Servicio Aéreo Ejecutivo
| IATA | ICAO | Call sign |
| - | SEJ | Ejecutivo Peru |
- Founded: 1990
- Ceased operations: 1995
- Headquarters: Lima, Peru

= Servicio Aéreo Ejecutivo =

Peruvian air taxi operator

Servicio Aéreo Ejecutivo (SAE) was a small air taxi operator in Peru that later expanded operations to include charter passenger and cargo flights.

==Company history==

SAE began operations as a small air taxi/charter operator using British Aerospace BAe 125 business jets. In 1991, operations were expanded with the acquisition of a Boeing 707-320C for transporting passengers for El Al and LAP Paraguay.

With the B707-320C, freight flights were begun twice a week between Lima and Iquitos carrying produce, meat, and wood. This aircraft was also used for charter flights throughout South America, Central America, and Mexico.
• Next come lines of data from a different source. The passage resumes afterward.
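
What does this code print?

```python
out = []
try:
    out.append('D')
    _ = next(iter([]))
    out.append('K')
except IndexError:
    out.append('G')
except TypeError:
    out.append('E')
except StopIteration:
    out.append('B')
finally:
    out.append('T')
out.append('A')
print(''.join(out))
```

Execution trace: 'D' (try body) → 'B' (except StopIteration) → 'T' (finally) → 'A' (after the try/except). Output: DBTA

Answer: DBTA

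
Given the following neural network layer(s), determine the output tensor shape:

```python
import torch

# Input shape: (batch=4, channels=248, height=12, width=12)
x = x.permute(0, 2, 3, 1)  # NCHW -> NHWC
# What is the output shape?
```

Input: (4, 248, 12, 12) -> Output: (4, 12, 12, 248)

Answer: (4, 12, 12, 248)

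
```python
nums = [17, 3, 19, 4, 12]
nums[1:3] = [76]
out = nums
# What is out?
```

Trace:
`nums = [17, 3, 19, 4, 12]` → nums = [17, 3, 19, 4, 12]
`nums[1:3] = [76]` → nums = [17, 76, 4, 12]
`out = nums` → out = [17, 76, 4, 12]
So out = [17, 76, 4, 12]

Answer: [17, 76, 4, 12]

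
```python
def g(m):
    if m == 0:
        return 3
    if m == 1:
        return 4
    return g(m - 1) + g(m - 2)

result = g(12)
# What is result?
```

Build up from base cases: g(0)=3, g(1)=4, g(2)=7, g(3)=11, g(4)=18, g(5)=29, g(6)=47, ..., g(12)=843

Answer: 843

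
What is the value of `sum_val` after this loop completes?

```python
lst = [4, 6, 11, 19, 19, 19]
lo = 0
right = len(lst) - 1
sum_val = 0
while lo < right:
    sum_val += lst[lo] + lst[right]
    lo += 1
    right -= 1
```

Sum of pairs from ends
`sum_val` takes the values: 0 → 23 → 48 → 78

Answer: 78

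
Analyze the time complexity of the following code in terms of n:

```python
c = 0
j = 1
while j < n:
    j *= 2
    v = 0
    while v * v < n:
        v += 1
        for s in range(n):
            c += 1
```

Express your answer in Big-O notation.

Each loop level contributes: log n × √n × n. Multiplying the contributions gives O(n√n log n).

Answer: O(n√n log n)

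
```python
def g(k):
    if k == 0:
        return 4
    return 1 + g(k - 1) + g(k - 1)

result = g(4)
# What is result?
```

g(k) = 1 + 2·g(k-1), g(0)=4. Closed form: (4+1)·2^4 - 1 = 79.

Answer: 79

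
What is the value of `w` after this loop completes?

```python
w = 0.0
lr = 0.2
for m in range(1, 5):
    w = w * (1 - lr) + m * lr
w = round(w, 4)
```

Moving average with lr=0.2
`w` takes the values: 0.0 → 0.2 → 0.56 → 1.048 → 1.6384

Answer: 1.6384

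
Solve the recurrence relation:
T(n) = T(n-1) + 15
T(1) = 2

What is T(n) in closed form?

Unrolling: T(n) = T(1) + 15·(n-1) = 2 + 15(n-1) = 15n - 13.

Answer: T(n) = 15n - 13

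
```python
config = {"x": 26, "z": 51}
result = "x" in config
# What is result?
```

Trace:
`config = {"x": 26, "z": 51}` → config = {'x': 26, 'z': 51}
`result = "x" in config` → result = True
So result = True

Answer: True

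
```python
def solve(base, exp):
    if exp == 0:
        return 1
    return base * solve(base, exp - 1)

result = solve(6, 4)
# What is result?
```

solve(6, 4) = 6 * 6 * 6 * 6 = 1296

Answer: 1296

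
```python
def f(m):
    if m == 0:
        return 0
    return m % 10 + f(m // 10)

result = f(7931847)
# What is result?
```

Sum of digits of 7931847: 7 + 4 + 8 + 1 + 3 + 9 + 7 = 39

Answer: 39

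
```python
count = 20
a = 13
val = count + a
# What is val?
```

Trace:
`count = 20` → count = 20
`a = 13` → a = 13
`val = count + a` → val = 33
So val = 33

Answer: 33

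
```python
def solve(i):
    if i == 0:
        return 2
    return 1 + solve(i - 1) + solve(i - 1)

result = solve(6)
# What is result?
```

solve(i) = 1 + 2·solve(i-1), solve(0)=2. Closed form: (2+1)·2^6 - 1 = 191.

Answer: 191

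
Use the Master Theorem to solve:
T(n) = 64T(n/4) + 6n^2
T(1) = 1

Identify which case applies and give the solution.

a=64, b=4, f(n)=6n^2. log_4(64) = 3. Since c=2 < 3, Case 1 applies: T(n) = Θ(n^log_b(a)) = O(n^3).

Answer: O(n^3) - Case 1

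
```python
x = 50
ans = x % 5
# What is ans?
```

Trace:
`x = 50` → x = 50
`ans = x % 5` → ans = 0
So ans = 0

Answer: 0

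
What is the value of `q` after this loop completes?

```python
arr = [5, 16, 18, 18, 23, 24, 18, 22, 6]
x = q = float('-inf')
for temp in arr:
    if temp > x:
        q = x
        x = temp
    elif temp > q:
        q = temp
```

Second largest (with repeats) in [5, 16, 18, 18, 23, 24, 18, 22, 6]
`q` takes the values: -inf → 5 → 16 → 18 → 23

Answer: 23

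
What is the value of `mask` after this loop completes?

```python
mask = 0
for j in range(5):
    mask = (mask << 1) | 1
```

Build 5 consecutive 1-bits: 0b11111
`mask` takes the values: 0 → 1 → 3 → 7 → 15 → 31

Answer: 31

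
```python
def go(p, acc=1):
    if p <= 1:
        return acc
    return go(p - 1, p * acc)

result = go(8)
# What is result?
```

Accumulator trace (n, acc): (8, 1) -> (7, 8) -> (6, 56) -> (5, 336) -> (4, 1680) -> (3, 6720) -> (2, 20160) -> (1, 40320) -> return 40320

Answer: 40320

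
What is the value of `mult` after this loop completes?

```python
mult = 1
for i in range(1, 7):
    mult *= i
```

6! = 720
`mult` takes the values: 1 → 2 → 6 → 24 → 120 → 720

Answer: 720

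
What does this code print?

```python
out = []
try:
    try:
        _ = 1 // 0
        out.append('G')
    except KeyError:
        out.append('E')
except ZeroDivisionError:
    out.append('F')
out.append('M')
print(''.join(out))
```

Execution trace: 'F' (outer except ZeroDivisionError) → 'M' (after the try/except). Output: FM

Answer: FM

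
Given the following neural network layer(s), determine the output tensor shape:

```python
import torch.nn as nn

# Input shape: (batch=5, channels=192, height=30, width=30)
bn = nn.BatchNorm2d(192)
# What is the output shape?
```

Input: (5, 192, 30, 30) -> Output: (5, 192, 30, 30)

Answer: (5, 192, 30, 30)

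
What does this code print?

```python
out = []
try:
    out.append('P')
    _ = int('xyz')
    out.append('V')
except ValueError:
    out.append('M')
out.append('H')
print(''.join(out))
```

Execution trace: 'P' (try body) → 'M' (except ValueError) → 'H' (after the try/except). Output: PMH

Answer: PMH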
An interline agreement with Transbrasil allowed SAE to operate a route between Manaus, Buenos Aires, and Manaus.

In 1992, these operations were interrupted twice when the 707 was sent to Africa on a contract that lasted until 1995. Operations were re-initiated from Lima, but due to internal problems, the Peruvian government cancelled the operating permit for SAE, and the airline ceased to exist.